Dubai residents are being warned against dealing with unscrupulous individuals who peddle fake attested tenancy contracts on the internet.
An attested lease agreement is required for all tenants in the UAE to obtain visas for family members.
In March 2010, the Real Estate Regulatory Agency (Rera) in Dubai announced that all rental contracts should be registered at the Ejari, “my rent”, online portal.
“But those who are unable to afford to rent their own place have resorted to buying tenancy contracts online, which are fake or tampered with,” said Michael Barney Almazar, the director of the commercial department at Gulf Law in Dubai.
“We urge residents to always follow the law and not resort to shortcuts as the repercussions are not worth the risk,” Mr Almazar said. “You can face a prison term, be deported and banned permanently from the UAE.”
His advice follows a case involving a Filipino who claimed he was duped into buying a tenancy agreement advertised on the internet for Dh1,000.
The man, who is now facing a court case in Dubai, sought help from Gulf Law. Authorities found the document to be fake and a verdict will be handed down soon.

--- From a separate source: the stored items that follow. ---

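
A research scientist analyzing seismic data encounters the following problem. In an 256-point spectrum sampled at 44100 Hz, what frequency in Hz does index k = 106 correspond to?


Frequency of DFT bin k:
f_k = k * fs / N
    = 106 * 44100 / 256
    = 4674600 / 256
    = 18260.156 Hz

18260.156 Hz


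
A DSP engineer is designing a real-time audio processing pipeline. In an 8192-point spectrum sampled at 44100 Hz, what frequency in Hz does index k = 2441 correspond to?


Frequency of DFT bin k:
f_k = k * fs / N
    = 2441 * 44100 / 8192
    = 107648100 / 8192
    = 13140.637 Hz

13140.637 Hz


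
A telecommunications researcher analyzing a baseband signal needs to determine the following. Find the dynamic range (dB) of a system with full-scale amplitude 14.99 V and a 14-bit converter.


Dynamic range from full-scale to LSB:
V_min = V_max / 2^bits = 14.99 / 2^14
DR = 20 * log10(V_max / V_min)
   = 20 * log10(2^14)
   = 20 * 14 * log10(2)
   = 84.29 dB

84.29 dB


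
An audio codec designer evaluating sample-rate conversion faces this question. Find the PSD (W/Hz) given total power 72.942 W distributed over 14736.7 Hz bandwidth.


Power spectral density:
PSD = P / BW
    = 72.942 / 14736.7
    = 0.00494968 W/Hz

0.00494968 W/Hz


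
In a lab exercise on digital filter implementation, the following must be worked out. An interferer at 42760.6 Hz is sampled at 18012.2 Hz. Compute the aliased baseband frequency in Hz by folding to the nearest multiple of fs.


Compute the nearest integer multiple of fs to the signal:
n = round(42760.6 / 18012.2) = 2
f_alias = |42760.6 - 2 * 18012.2|
        = |42760.6 - 36024.4|
        = 6736.2 Hz

6736.2


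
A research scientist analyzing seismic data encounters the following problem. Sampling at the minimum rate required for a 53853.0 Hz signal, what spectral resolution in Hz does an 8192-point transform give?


Step 1 — Nyquist sampling rate:
fs = 2 * fmax = 2 * 53853.0 = 107706.0 Hz

Step 2 — DFT bin spacing:
df = fs / N = 107706.0 / 8192 = 13.1477 Hz

13.1477 Hz


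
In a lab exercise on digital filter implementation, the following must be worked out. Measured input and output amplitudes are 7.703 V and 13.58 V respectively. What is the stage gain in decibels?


Voltage gain in dB:
G = 20 * log10(Vout / Vin)
  = 20 * log10(13.58 / 7.703)
  = 20 * log10(1.76295)
  = 20 * 0.24624
  = 4.92 dB

4.92 dB


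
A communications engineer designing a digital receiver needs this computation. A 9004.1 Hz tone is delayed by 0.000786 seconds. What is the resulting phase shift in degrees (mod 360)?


Phase shift from frequency and time delay:
phi = 360 * f * t_delay
    = 360 * 9004.1 * 0.000786
    = 2547.8 degrees
    mod 360 = 27.8 degrees

27.8 degrees


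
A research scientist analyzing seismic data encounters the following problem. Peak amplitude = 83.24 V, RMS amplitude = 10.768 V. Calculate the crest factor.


Crest factor is the ratio of peak to RMS:
CF = V_peak / V_rms
   = 83.24 / 10.768
   = 7.7303

7.7303


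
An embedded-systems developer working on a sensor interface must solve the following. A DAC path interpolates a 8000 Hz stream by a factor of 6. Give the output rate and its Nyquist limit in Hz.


Step 1 — output sample rate after interpolation by L:
fs_out = L * fs_in = 6 * 8000 = 48000 Hz

Step 2 — Nyquist frequency of the output stream:
f_Nyq = fs_out / 2 = 48000 / 2 = 24000.0 Hz

fs_out = 48000 Hz; f_Nyquist = 24000.0 Hz


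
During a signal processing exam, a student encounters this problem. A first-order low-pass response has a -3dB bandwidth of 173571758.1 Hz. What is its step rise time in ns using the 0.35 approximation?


Rise time from bandwidth relationship:
tr = 0.35 / BW
   = 0.35 / 173571758.1
   = 2.016457077e-09 s
   = 2.0165 ns

2.0165 ns


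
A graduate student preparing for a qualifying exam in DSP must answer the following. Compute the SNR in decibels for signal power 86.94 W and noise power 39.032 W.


SNR in decibels:
SNR = 10 * log10(Ps / Pn)
    = 10 * log10(86.94 / 39.032)
    = 10 * log10(2.2274)
    = 10 * 0.3478
    = 3.48 dB

3.48 dB


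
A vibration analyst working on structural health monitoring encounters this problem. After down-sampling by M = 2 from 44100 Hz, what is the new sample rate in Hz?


Decimation reduces the sample rate:
fs_out = fs_in / M
       = 44100 / 2
       = 22050.0 Hz

22050.0 Hz


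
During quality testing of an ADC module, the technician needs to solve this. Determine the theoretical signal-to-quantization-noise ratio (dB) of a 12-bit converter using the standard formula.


Theoretical SNR for a full-scale sinusoid:
SNR = 6.02 * N + 1.76
    = 6.02 * 12 + 1.76
    = 72.24 + 1.76
    = 74.0 dB

74.0 dB


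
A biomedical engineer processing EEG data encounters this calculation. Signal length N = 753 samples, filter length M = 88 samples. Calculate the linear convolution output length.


Linear convolution output length:
L = N + M - 1
  = 753 + 88 - 1
  = 840 samples

840


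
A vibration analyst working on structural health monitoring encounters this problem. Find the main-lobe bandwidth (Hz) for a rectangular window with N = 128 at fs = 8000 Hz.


Main lobe width for a rectangular window:
Width = 2 * fs / N
      = 2 * 8000 / 128
      = 16000 / 128
      = 125.0 Hz

125.0 Hz


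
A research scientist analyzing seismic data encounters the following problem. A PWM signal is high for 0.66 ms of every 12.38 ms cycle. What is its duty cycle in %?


Duty cycle as a percentage:
DC = (t_on / T) * 100
   = (0.66 / 12.38) * 100
   = 0.053312 * 100
   = 5.33 %

5.33 %


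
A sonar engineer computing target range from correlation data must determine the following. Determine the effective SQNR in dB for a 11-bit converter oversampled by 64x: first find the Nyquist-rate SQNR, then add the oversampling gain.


Step 1 — baseline SQNR at Nyquist:
SQNR_base = 6.02*N + 1.76
          = 6.02*11 + 1.76
          = 67.98 dB

Step 2 — oversampling processing gain:
G = 10*log10(OSR) = 10*log10(64) = 18.06 dB

Step 3 — total:
SQNR_total = 67.98 + 18.06 = 86.04 dB

Base SQNR = 67.98 dB; oversampled SQNR = 86.04 dB


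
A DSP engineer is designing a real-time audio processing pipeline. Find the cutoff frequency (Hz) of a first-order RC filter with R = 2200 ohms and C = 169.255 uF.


Cutoff frequency of a first-order RC filter:
fc = 1 / (2 * pi * R * C)
C = 169.255 uF = 0.000169255 F
fc = 1 / (2 * pi * 2200 * 0.000169255)
   = 1 / 2.3396131641667
   = 0.427421 Hz

0.427421 Hz


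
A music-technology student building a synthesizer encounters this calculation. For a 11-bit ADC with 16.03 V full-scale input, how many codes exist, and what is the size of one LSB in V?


Step 1 — number of quantization levels:
L = 2^N = 2^11 = 2048

Step 2 — LSB step size:
delta = Vfs / L
      = 16.03 / 2048
      = 0.00782715 V

Levels = 2048; step size = 0.00782715 V


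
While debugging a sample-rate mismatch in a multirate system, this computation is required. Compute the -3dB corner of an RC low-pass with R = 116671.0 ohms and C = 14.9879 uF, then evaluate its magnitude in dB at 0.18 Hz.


Step 1 — cutoff frequency:
fc = 1 / (2*pi*R*C)
C = 14.9879 uF = 1.49879e-05 F
fc = 1 / (2*pi*116671.0*1.49879e-05)
   = 0.0910157 Hz

Step 2 — magnitude at f = 0.18 Hz:
|H(f)| = 1 / sqrt(1 + (f/fc)^2)
f/fc = 0.18 / 0.0910157 = 1.977681
|H| = 1 / sqrt(1 + 3.911222) = 0.4512375
|H|_dB = 20*log10(0.4512375) = -6.91 dB

fc = 0.0910157 Hz; |H(0.18 Hz)| = -6.91 dB


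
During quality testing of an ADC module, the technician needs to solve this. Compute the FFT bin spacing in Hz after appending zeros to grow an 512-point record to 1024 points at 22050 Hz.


Frequency resolution after zero-padding:
N_padded = 512 * 2 = 1024
df = fs / N_padded
   = 22050 / 1024
   = 21.5332 Hz

21.5332 Hz


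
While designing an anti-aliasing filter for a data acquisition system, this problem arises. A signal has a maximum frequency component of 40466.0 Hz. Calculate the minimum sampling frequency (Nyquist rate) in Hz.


The Nyquist rate is twice the maximum frequency component.
fs_min = 2 * fmax
      = 2 * 40466.0
      = 80932.0 Hz

80932.0


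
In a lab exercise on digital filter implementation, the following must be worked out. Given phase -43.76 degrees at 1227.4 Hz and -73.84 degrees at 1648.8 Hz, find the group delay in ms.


Group delay from phase difference:
tau = -d(phi)/d(omega)
d(phi) = -30.08 deg = -0.524995 rad
d(omega) = 2*pi*(1648.8 - 1227.4) = 2647.7343 rad/s
tau = -(-0.524995) / 2647.7343
    = 0.1983 ms

0.1983 ms


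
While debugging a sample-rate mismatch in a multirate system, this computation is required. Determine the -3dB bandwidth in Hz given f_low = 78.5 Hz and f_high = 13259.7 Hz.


Bandwidth is the difference of -3dB frequencies:
BW = f_high - f_low
   = 13259.7 - 78.5
   = 13181.2 Hz

13181.2 Hz


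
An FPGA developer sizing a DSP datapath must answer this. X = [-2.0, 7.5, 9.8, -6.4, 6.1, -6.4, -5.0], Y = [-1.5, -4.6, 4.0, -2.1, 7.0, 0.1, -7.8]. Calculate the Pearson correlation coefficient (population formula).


Pearson correlation coefficient (population):
r = cov(X,Y) / (std(X) * std(Y))
Mean X = 0.5143, Mean Y = -0.7
Cov(X,Y) = 14.96
Std(X) = 6.5309, Std(Y) = 4.632802
r = 0.4944

0.4944


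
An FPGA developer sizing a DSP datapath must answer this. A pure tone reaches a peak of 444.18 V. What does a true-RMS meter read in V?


RMS voltage for a sinusoidal waveform:
V_rms = V_peak / sqrt(2)
      = 444.18 / 1.414214
      = 314.083 V

314.083 V


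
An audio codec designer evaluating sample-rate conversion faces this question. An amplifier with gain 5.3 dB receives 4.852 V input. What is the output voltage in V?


Output voltage from dB gain:
V_out = V_in * 10^(gain_dB / 20)
      = 4.852 * 10^(5.3 / 20)
      = 4.852 * 1.840772
      = 8.9314 V

8.9314 V


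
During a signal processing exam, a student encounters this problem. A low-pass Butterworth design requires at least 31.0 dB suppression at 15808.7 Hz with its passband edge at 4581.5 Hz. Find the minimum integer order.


Butterworth filter order formula:
n = log10(10^(A/10) - 1) / (2 * log10(f_stop/f_pass))
10^(31.0/10) - 1 = 1257.9254
f_stop/f_pass = 15808.7 / 4581.5 = 3.4506
n = 2.8813 -> ceil = 3

3


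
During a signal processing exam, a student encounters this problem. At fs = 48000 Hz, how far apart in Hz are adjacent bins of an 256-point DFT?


DFT frequency resolution:
df = fs / N
   = 48000 / 256
   = 187.5 Hz

187.5 Hz


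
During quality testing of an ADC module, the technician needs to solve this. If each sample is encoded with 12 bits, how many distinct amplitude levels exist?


Number of quantization levels = 2^N
= 2^12
= 4096

4096


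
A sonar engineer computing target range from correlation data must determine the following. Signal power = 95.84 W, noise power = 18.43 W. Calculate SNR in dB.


SNR in decibels:
SNR = 10 * log10(Ps / Pn)
    = 10 * log10(95.84 / 18.43)
    = 10 * log10(5.2002)
    = 10 * 0.716
    = 7.16 dB

7.16 dB


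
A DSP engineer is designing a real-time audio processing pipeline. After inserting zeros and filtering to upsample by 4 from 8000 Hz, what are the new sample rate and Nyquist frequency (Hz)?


Step 1 — output sample rate after interpolation by L:
fs_out = L * fs_in = 4 * 8000 = 32000 Hz

Step 2 — Nyquist frequency of the output stream:
f_Nyq = fs_out / 2 = 32000 / 2 = 16000.0 Hz

fs_out = 32000 Hz; f_Nyquist = 16000.0 Hz


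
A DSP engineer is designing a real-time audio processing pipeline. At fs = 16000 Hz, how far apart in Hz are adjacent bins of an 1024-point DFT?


DFT frequency resolution:
df = fs / N
   = 16000 / 1024
   = 15.625 Hz

15.625 Hz


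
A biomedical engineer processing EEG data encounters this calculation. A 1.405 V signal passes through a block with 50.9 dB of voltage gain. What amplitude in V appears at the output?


Output voltage from dB gain:
V_out = V_in * 10^(gain_dB / 20)
      = 1.405 * 10^(50.9 / 20)
      = 1.405 * 350.751874
      = 492.8064 V

492.8064 V


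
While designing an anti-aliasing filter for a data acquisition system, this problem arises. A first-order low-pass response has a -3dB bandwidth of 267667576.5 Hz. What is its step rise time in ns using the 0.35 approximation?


Rise time from bandwidth relationship:
tr = 0.35 / BW
   = 0.35 / 267667576.5
   = 1.307592068e-09 s
   = 1.3076 ns

1.3076 ns


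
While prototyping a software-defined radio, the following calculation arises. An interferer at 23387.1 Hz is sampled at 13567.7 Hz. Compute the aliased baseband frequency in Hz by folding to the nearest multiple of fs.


Compute the nearest integer multiple of fs to the signal:
n = round(23387.1 / 13567.7) = 2
f_alias = |23387.1 - 2 * 13567.7|
        = |23387.1 - 27135.4|
        = 3748.3 Hz

3748.3


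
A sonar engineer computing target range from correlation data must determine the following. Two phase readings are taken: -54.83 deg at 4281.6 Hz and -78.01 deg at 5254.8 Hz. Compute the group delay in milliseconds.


Group delay from phase difference:
tau = -d(phi)/d(omega)
d(phi) = -23.18 deg = -0.404567 rad
d(omega) = 2*pi*(5254.8 - 4281.6) = 6114.7959 rad/s
tau = -(-0.404567) / 6114.7959
    = 0.0662 ms

0.0662 ms


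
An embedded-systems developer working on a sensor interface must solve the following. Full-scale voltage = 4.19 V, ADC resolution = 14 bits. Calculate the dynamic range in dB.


Dynamic range from full-scale to LSB:
V_min = V_max / 2^bits = 4.19 / 2^14
DR = 20 * log10(V_max / V_min)
   = 20 * log10(2^14)
   = 20 * 14 * log10(2)
   = 84.29 dB

84.29 dB


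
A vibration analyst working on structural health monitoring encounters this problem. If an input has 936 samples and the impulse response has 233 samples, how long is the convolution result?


Linear convolution output length:
L = N + M - 1
  = 936 + 233 - 1
  = 1168 samples

1168


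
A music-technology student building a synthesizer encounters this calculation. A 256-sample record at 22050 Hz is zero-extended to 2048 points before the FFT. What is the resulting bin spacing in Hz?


Frequency resolution after zero-padding:
N_padded = 256 * 8 = 2048
df = fs / N_padded
   = 22050 / 2048
   = 10.7666 Hz

10.7666 Hz


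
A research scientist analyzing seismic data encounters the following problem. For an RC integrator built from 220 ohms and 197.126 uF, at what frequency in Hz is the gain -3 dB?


Cutoff frequency of a first-order RC filter:
fc = 1 / (2 * pi * R * C)
C = 197.126 uF = 0.000197126 F
fc = 1 / (2 * pi * 220 * 0.000197126)
   = 1 / 0.27248742110988
   = 3.669894 Hz

3.669894 Hz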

“Claiming you’re unaware that the tenancy contract is fake is not an excuse, especially if you’re not actually occupying the premises,” Mr Almazar said. “The fact that you paid money for the tenancy contact indicates that you intentionally attempted to use a falsified document.”
The law not only punishes the individual who forged the document, but those who knowingly used the forged document as well. Either charge could lead to a prison term of not more than five years, he said.
Under Federal Law No 6 of 1973 on Entry and Residence of Foreigners, the Ministry of Interior may issue an administrative order for deportation to a foreigner if he has no apparent means of supporting himself. The deportation order issued to a foreigner may include the members of his family who are under his sponsorship.
Sponsoring family members is a privilege, Mr Almazar said, and the applicant must ensure that he can provide for the basic needs of his family.
“If you are not financially able to sponsor your spouse, an alternative option is to look for an employer or company that can provide your spouse an employment visa,” he said. “When both spouses are financially stable, one can transfer the visa sponsorship under the other spouse.”
Giovanni Palec, consul at the Philippine mission in Dubai, agreed.
“Those who wish to obtain visas for their family members should not engage in such an illegal practice, particularly using a falsified document, as it is not reflective of their own situation,” he said.
Mr Almazar, who leads a team of volunteer lawyers to raise awareness about civil, criminal, immigration and labour-related issues in the Filipino community, said the practice was rampant about two or three years ago.
“An attested tenancy contract is needed to renew the visas of family members,” he said. “So if you had previously sponsored your family using a falsified tenancy contract, do not attempt to do the same when their visas are up for renewal.”
The lease registration through Ejari is now linked to the immigration server, allowing authorities to verify the real occupant or holder of the property covered by the tenancy agreement.